3.4. Speciale waarschuwingen

* Indien u het product toedient in combinatie met andere geneesmiddelen die vitamine A (retinol) en/of D bevatten, moet u rekening houden met de toegediende dosis.
* Aangezien het product geen vitamine K bevat, moet dit afzonderlijk worden toegediend.
* Op basis van de behoefte van de patiënt kan het noodzakelijk zijn vitaminen als aanvulling toe te dienen.

4. GEBRUIKSAANWIJZING

4.1.Dosering

> Volwassenen en kinderen ouder dan 11 jaar 1 flacon per dag
> Bijzondere dosering

In het geval van een verhoogde behoefte aan voedingsstoffen (bijvoorbeeld bij ernstige brandwonden), moet de dagelijkse dosis twee- tot driemaal worden toegediend.

4.2. Wijze van gebruik

Uw arts zal er voor zorgdragen dat het product op de juiste wijze wordt toegediend.

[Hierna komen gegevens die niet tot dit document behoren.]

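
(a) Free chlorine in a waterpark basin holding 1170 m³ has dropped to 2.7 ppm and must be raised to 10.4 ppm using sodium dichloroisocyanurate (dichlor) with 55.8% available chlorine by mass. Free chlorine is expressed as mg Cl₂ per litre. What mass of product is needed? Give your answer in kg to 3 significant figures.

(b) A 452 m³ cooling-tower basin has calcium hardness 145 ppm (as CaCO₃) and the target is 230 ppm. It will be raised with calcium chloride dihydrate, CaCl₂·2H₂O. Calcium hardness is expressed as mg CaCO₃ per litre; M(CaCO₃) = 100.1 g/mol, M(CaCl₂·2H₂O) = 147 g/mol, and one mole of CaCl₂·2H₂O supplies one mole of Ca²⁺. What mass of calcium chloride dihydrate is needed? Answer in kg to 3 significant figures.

(a) Volume: 1170 m³ = 1,170,000 L.
(a) Chlorine deficit: 10.4 − 2.7 = 7.7 ppm = 7.7 mg/L as Cl₂.
(a) Cl₂ equivalent needed: 7.7 mg/L × 1,170,000 L = 9,009,000 mg = 9009 g.
(a) Product at 55.8% available chlorine: 9009 / 0.558 = 16,150 g.

(b) Volume: 452 m³ = 452,000 L.
(b) Hardness to add: (230 − 145) = 85 mg/L as CaCO₃ × 452,000 L = 38,420 g as CaCO₃.
(b) Moles of Ca²⁺ (1 mol Ca²⁺ ≡ 1 mol CaCO₃): 38,420 / 100.1 g/mol = 383.8 mol.
(b) Mass of CaCl₂·2H₂O: 383.8 × 147 = 56,420 g.

(a) 16.1 kg; (b) 56.4 kg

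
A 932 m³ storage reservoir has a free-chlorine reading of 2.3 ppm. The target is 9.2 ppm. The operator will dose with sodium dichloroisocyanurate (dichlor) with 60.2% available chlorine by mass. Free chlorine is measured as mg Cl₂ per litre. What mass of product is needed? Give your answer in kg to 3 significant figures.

Volume: 932 m³ = 932,000 L.
Chlorine deficit: 9.2 − 2.3 = 6.9 ppm = 6.9 mg/L as Cl₂.
Cl₂ equivalent needed: 6.9 mg/L × 932,000 L = 6,431,000 mg = 6431 g.
Product at 60.2% available chlorine: 6431 / 0.602 = 10,680 g.

10.7 kg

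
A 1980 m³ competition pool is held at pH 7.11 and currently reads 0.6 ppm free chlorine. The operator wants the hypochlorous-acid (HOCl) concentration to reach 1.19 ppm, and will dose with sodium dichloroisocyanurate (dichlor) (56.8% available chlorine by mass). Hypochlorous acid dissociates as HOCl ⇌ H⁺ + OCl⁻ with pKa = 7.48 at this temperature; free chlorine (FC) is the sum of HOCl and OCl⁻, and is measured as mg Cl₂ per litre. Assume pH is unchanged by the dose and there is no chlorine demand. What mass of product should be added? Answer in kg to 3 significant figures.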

4.3. Duur van de behandeling en frequentie van de toediening Het product wordt toegediend tot het gewenste effect wordt verkregen.
4.4. Overdosering
Bij een overdosering kunnen verschijnselen van een vergiftiging optreden als gevolg van een te hoge dosis vitamine A en D.

5. BIJWERKINGEN

Zoals alle geneesmiddelen, kan dit product bijwerkingen veroorzaken.
Als gevolg van vitamine B1 kan een anafylactische shock (shock gekenmerkt door sterke daling van de bloeddruk, bleekheid, onrust, zwakke snelle pols, klamme huid en verminderd bewustzijn, en veroorzaakt door een plotselinge, sterke vaatverwijding als gevolg van ernstige overgevoeligheid voor bepaalde stoffen) optreden bij patiënten die gevoelig zijn voor dit type vitamine.

6. AANWIJZINGEN VOOR BEWARING EN UITERSTE GEBRUIKSDATUM

• Bewaren in goed gesloten buitenverpakking.
* Buiten het bereik en het zicht van kinderen bewaren.
* Niet bewaren boven 25°C.
* Na de bereiding is het product beperkt houdbaar.
De uiterste gebruiksdatum staat vermeld op de verpakking na de afkorting "Ex" (maand/jaar). Het product mag niet meer worden gebruikt vanaf de eerste dag van de aangegeven maand. Houdbaarheidsperiode: 3 jaar.

7. LAATSTE HERZIENING/GOEDKEURING VAN DE BIJSLUITER Oktober 2003.